1. Containing a binder resin (A), a photocatalyst (B), and an organic solvent,
   The photocatalyst (B) contains titanium oxide containing crystalline rutile-type titanium oxide and a divalent copper compound.
   In the X-ray diffraction pattern in which the crystallized rutile-type titanium oxide plots the diffraction line intensity with respect to the diffraction angle 2θ by Cu—Kα rays, the half-value total width of the strongest diffraction peak corresponding to the rutile-type titanium oxide is 0.65 degrees or less.
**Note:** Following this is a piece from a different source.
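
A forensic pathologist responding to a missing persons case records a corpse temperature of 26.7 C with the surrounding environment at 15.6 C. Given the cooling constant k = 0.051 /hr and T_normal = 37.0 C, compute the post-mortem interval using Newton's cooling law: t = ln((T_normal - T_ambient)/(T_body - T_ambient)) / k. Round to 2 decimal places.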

Is titanium oxide
   A photocatalyst in which the content of the crystalline rutile-type titanium oxide in the titanium oxide is 50 mol% or more and the content of the anatase-type titanium oxide is less than 50 mol%.
   Coating agent A coating agent for a paper base material or a plastic base material, which comprises 0.5 to 80% by mass of the photocatalyst (B) with respect to the total amount of solid content.
2. The coating agent for a paper base material or a plastic base material according to claim 1, wherein the binder resin (A) contains a fibrous resin, a polyamide resin, a urethane resin, an acrylic resin, or a vinyl chloride resin.
3. Claim 1 or claim 1, wherein the binder resin is a combination selected from a urethane-based resin / vinyl chloride-based resin, a urethane-based resin / fiber-based resin, a polyamide-based resin / fiber-based resin, and an acrylic resin / fiber-based resin. 2. The coating agent for a paper base material or a plastic base material according to 2.
4. A paper base material or a plastic base material obtained by coating a paper base material and a film with the coating agent according to any one of claims 1 to 3.
5. The paper base material or plastic base material according to claim 4, wherein the paper base material or plastic base material further has a printing ink layer.
6. A container or packaging material using the paper base material or plastic base material according to claim 4 or 5.